Renaissance man
individual whose knowledge spans a significant number of subjects From Wikipedia, the free encyclopedia
The term Renaissance man or polymath is used for a very clever man who is good at many different things. It is named after the Renaissance period of history (from the 14th century to the 16th or 17th century in Europe). Two of the best-known people from this time were Leonardo da Vinci and Michelangelo. Leonardo da Vinci was a famous painter but was also a scientist, philosopher, engineer, and mathematician. Michelangelo was an extraordinary sculptor, painter, architect, and poet. They are known as two of the highest examples of Renaissance men.[1][2]

However, the term "Renaissance man" is also often used for extraordinary people not from the Renaissance period. It can be used for anyone who is very clever at many different things, no matter when the person lived. Albert Schweitzer was a 20th-century "Renaissance man" who was a theologian, musician, philosopher and doctor.[3] Benjamin Franklin was an 18th-century "Renaissance man" who was an author, printer, politician, scientist, inventor, and soldier.[4]
Renaissance period
Uomo Universale (Italian: "Universal Man") was the original concept of the Renaissance man abd was an ideal of the Italian Renaissance. One example is the saying by Leone Battista Alberti that "a man can do all things if he will."[5] Many Renaissance men from this time are still famous today:
- Leonardo da Vinci (1452–1519) Italian painter, sculptor, engineer, astronomer, anatomist, biologist, geologist, physicist, architect, musician, philosopher, and humanist.[6][7][8][9][10]
- Michelangelo (March 6, 1475 – February 18, 1564) was an Italian Renaissance painter, sculptor, architect, poet, engineer, and theologian.
- Niccolò Machiavelli (1469–1527) was a Florentine statesman, philosopher, poet, author, playwright, songwriter, classicist, military scientist, political thinker, and historian.
- Leone Battista Alberti (1404–1472) was an Italian author, artist, architect, poet, priest, linguist, philosopher, and cryptographer.
- Galileo Galilei (1564–1642) was an Italian scientist, mathematician, astronomer, physicist, and philosopher.
Other polymaths
Ancient history
- Aristotle (Greek: Ἀριστοτέλης, Aristotle) (384 BC – 322 BC) was a Greek philosopher who studied and wrote about many subjects, including physics, metaphysics, poetry, theater, music, logic, rhetoric, politics, government, ethics, biology and zoology.
- Archimedes (Greek: Ἀρχιμήδης; c. 287 BC – c. 212 BC) was a Greek mathematician, physicist, engineer, inventor, and astronomer.
Medieval history
- Abū Alī ibn Sīnā (Avicenna) (980–1037) was a Persian physician, pharmacologist, philosopher, mathematician, astronomer, chemist, Hanafi jurist and theologian, scientist, statesman and soldier.[11][12]
- Ibn Rushd (Averroes) (1126–1198) was an Andalusian Arab philosopher, physician, jurist, astronomer, mathematician, and theologian.[13][14]

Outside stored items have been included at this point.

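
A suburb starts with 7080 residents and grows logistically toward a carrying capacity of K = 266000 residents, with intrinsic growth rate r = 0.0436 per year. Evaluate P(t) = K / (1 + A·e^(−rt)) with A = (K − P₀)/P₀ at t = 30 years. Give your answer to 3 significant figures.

A = (266000 − 7080)/7080 = 36.57062
P(30) = 266000 / (1 + 36.57062·e^(−0.0436·30)) = 266000 / (1 + 36.57062·0.27036)
= 266000 / 10.88724 ≈ 24432.27

≈ 24,400 residents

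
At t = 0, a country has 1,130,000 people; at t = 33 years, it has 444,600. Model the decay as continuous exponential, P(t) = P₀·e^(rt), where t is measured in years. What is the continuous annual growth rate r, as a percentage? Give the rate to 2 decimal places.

r ≈ -2.83% per year

444600 = 1130000 · e^(r·33)
e^(33r) = 444600/1130000 = 0.39345
r = ln(0.39345) / 33 = -0.9328 / 33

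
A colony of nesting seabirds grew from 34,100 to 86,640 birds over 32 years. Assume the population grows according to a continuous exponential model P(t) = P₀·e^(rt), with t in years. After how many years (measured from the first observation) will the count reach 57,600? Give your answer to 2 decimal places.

t ≈ 17.99 years

r = ln(86640/34100) / 32 ≈ 0.02914 per year
t = ln(57600/34100) / r = 0.52423 / 0.02914 ≈ 17.99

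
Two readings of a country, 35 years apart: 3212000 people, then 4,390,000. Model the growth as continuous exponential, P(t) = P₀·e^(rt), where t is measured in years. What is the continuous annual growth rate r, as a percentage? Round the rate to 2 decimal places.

4390000 = 3212000 · e^(r·35)
e^(35r) = 4390000/3212000 = 1.36675
r = ln(1.36675) / 35 = 0.31244 / 35

r ≈ 0.89% per year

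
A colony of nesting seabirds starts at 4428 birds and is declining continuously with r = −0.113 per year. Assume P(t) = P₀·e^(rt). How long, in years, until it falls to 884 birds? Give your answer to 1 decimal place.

884 = 4428 · e^(-0.113·t)
t = ln(884/4428) / -0.113 = ln(0.19964) / -0.113 = -1.61125 / -0.113

t ≈ 14.3 years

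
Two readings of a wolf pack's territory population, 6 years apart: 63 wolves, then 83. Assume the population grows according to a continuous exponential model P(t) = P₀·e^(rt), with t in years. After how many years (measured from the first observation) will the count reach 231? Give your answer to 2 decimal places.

t ≈ 28.28 years

r = ln(83/63) / 6 ≈ 0.045951 per year
t = ln(231/63) / r = 1.29928 / 0.045951 ≈ 28.275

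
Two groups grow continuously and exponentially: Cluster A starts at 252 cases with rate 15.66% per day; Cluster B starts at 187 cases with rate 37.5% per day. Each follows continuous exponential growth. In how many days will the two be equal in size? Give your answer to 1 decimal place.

t ≈ 1.4 days

252·e^(0.1566t) = 187·e^(0.375t)
252/187 = e^((0.375 − 0.1566)t) → ln(1.34759) = 0.2184·t
t = 0.29832 / 0.2184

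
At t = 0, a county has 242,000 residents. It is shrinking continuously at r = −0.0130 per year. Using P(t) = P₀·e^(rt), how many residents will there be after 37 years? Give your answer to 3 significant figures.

≈ 150,000 residents

P(37) = 242000 · e^(-0.013·37) = 242000 · e^(-0.481)
= 242000 · 0.61816 ≈ 149595.91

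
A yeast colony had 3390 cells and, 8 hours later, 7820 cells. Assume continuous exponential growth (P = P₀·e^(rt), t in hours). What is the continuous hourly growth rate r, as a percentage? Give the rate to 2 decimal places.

r ≈ 10.45% per hour

7820 = 3390 · e^(r·8)
e^(8r) = 7820/3390 = 2.30678
r = ln(2.30678) / 8 = 0.83585 / 8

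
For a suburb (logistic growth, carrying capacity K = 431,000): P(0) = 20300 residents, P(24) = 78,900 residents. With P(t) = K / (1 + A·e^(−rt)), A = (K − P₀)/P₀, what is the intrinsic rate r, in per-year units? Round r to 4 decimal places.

A = (431000 − 20300)/20300 = 20.23153
78900 = 431000/(1 + 20.23153·e^(−r·24)) → e^(−24r) = (5.46261 − 1)/20.23153 = 0.220577
r = −ln(0.220577)/24 = 1.51151/24

r ≈ 0.0630 per year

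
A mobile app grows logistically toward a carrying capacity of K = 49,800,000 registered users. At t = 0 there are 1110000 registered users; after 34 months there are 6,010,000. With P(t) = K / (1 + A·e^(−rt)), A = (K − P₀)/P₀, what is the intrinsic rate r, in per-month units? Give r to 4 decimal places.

A = (49800000 − 1110000)/1110000 = 43.86486
6010000 = 49800000/(1 + 43.86486·e^(−r·34)) → e^(−34r) = (8.28619 − 1)/43.86486 = 0.166105
r = −ln(0.166105)/34 = 1.79513/34

r ≈ 0.0528 per month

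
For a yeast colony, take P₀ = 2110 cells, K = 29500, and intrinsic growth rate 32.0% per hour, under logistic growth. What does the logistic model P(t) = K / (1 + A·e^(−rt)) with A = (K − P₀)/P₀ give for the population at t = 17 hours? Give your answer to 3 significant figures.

≈ 27,900 cells

A = (29500 − 2110)/2110 = 12.98104
P(17) = 29500 / (1 + 12.98104·e^(−0.32·17)) = 29500 / (1 + 12.98104·0.004339)
= 29500 / 1.05633 ≈ 27926.85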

- Roger Bacon, O.F.M. (c. 1214–1294), also known as Doctor Mirabilis (Latin: "wonderful teacher"), was an English Franciscan friar who was a philosopher, theologian and scientist. He was one of the first people to perform scientific experiments in a modern manner.
Modern history
- Johann Wolfgang von Goethe (1749–1832) was a German writer, poet, critic, playwright, and novelist.
- Robert Hooke (1635–1703) was an English scientist, mathematician, natural philosopher, and architect.

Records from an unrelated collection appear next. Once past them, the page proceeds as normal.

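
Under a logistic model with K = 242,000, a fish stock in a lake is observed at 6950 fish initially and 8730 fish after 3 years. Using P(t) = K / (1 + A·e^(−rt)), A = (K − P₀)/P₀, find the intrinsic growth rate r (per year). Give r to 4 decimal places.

r ≈ 0.0785 per year

A = (242000 − 6950)/6950 = 33.82014
8730 = 242000/(1 + 33.82014·e^(−r·3)) → e^(−3r) = (27.7205 − 1)/33.82014 = 0.790077
r = −ln(0.790077)/3 = 0.23563/3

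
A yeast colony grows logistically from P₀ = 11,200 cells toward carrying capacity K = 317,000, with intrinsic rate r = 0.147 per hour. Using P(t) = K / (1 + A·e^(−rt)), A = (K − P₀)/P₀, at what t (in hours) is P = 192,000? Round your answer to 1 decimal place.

A = (317000 − 11200)/11200 = 27.30357
192000 = 317000/(1 + 27.30357·e^(−0.147t)) → 1 + 27.30357·e^(−0.147t) = 1.65104
e^(−0.147t) = 0.023845 → t = ln(41.93829)/0.147 = 3.7362/0.147

t ≈ 25.4 hours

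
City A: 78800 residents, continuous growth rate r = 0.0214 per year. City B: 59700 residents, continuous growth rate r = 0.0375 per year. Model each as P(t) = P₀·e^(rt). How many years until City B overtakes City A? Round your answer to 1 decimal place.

t ≈ 17.2 years

78800·e^(0.0214t) = 59700·e^(0.0375t)
78800/59700 = e^((0.0375 − 0.0214)t) → ln(1.31993) = 0.0161·t
t = 0.27758 / 0.0161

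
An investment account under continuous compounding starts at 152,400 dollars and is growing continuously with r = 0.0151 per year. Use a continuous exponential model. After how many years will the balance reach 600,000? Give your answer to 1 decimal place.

600000 = 152400 · e^(0.0151·t)
t = ln(600000/152400) / 0.0151 = ln(3.93701) / 0.0151 = 1.37042 / 0.0151

t ≈ 90.8 years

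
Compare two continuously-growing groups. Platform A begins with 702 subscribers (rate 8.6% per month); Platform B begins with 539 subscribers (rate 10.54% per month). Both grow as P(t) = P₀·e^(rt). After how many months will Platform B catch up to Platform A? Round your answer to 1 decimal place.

t ≈ 13.6 months

702·e^(0.086t) = 539·e^(0.1054t)
702/539 = e^((0.1054 − 0.086)t) → ln(1.30241) = 0.0194·t
t = 0.26422 / 0.0194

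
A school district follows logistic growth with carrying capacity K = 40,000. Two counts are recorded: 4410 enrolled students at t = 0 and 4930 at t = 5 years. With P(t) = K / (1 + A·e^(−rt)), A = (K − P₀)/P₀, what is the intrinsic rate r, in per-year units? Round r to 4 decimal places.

r ≈ 0.0252 per year

A = (40000 − 4410)/4410 = 8.07029
4930 = 40000/(1 + 8.07029·e^(−r·5)) → e^(−5r) = (8.11359 − 1)/8.07029 = 0.881454
r = −ln(0.881454)/5 = 0.12618/5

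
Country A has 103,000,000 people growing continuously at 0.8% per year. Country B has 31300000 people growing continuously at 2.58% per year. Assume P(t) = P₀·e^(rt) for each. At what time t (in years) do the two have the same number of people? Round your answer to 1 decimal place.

t ≈ 66.9 years

103000000·e^(0.008t) = 31300000·e^(0.0258t)
103000000/31300000 = e^((0.0258 − 0.008)t) → ln(3.29073) = 0.0178·t
t = 1.19111 / 0.0178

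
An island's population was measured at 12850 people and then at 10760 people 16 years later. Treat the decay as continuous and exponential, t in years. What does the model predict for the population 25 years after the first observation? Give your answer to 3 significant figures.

≈ 9,740 people

r = ln(10760/12850) / 16 ≈ -0.011094 per year
P(25) = 12850 · e^(-0.011094·25) = 12850 · 0.75778 ≈ 9737.53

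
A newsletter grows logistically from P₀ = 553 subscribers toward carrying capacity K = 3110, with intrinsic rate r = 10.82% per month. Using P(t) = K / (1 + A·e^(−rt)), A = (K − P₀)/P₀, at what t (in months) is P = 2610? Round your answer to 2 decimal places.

A = (3110 − 553)/553 = 4.62387
2610 = 3110/(1 + 4.62387·e^(−0.1082t)) → 1 + 4.62387·e^(−0.1082t) = 1.19157
e^(−0.1082t) = 0.041431 → t = ln(24.1366)/0.1082 = 3.18373/0.1082

t ≈ 29.42 months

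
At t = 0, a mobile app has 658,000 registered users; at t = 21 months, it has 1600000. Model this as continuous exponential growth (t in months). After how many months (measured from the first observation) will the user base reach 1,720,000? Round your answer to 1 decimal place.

t ≈ 22.7 months

r = ln(1600000/658000) / 21 ≈ 0.042312 per month
t = ln(1720000/658000) / r = 0.96087 / 0.042312 ≈ 22.709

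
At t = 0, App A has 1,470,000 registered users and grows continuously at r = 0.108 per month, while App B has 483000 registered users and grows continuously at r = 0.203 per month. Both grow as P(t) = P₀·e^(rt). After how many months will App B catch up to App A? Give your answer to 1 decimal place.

1470000·e^(0.108t) = 483000·e^(0.203t)
1470000/483000 = e^((0.203 − 0.108)t) → ln(3.04348) = 0.095·t
t = 1.113 / 0.095

t ≈ 11.7 months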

- Isaac Newton (1643–1727) was an English physicist, mathematician, astronomer, theologian, natural philosopher, and alchemist. His development of calculus and his three laws of motion were landmarks in applied mathematics.
- Gottfried Leibniz (1646–1716) was a German philosopher, theologian, physicist, mathematician, historian, librarian, and inventor.
- Mikhail Lomonosov (1711–1765) was a Russian poet, educator, artist, physicist, chemist, and educator.
- Thomas Jefferson (1743–1826). American president who was a horticulturist, architect, archaeologist, and inventor and the founder of a university.
- Rabindranath Tagore (7 May 1861 – 7 August 1941) was a Bengali poet, artist, playwright, novelist, educator, social reformer, nationalist, business-manager, and composer.
- Albert Einstein (14 March 1879 – 15 April 1955) was a German-American physicist, mathematician, cosmologist, professor, refrigeration engineer (patent), patent analyst, essayist, activist, pianist, and recital violinist.[15][16]
- G. Spencer-Brown (2 April1923 -25 August 2016)) was an English mathematician and writer of Laws of Form.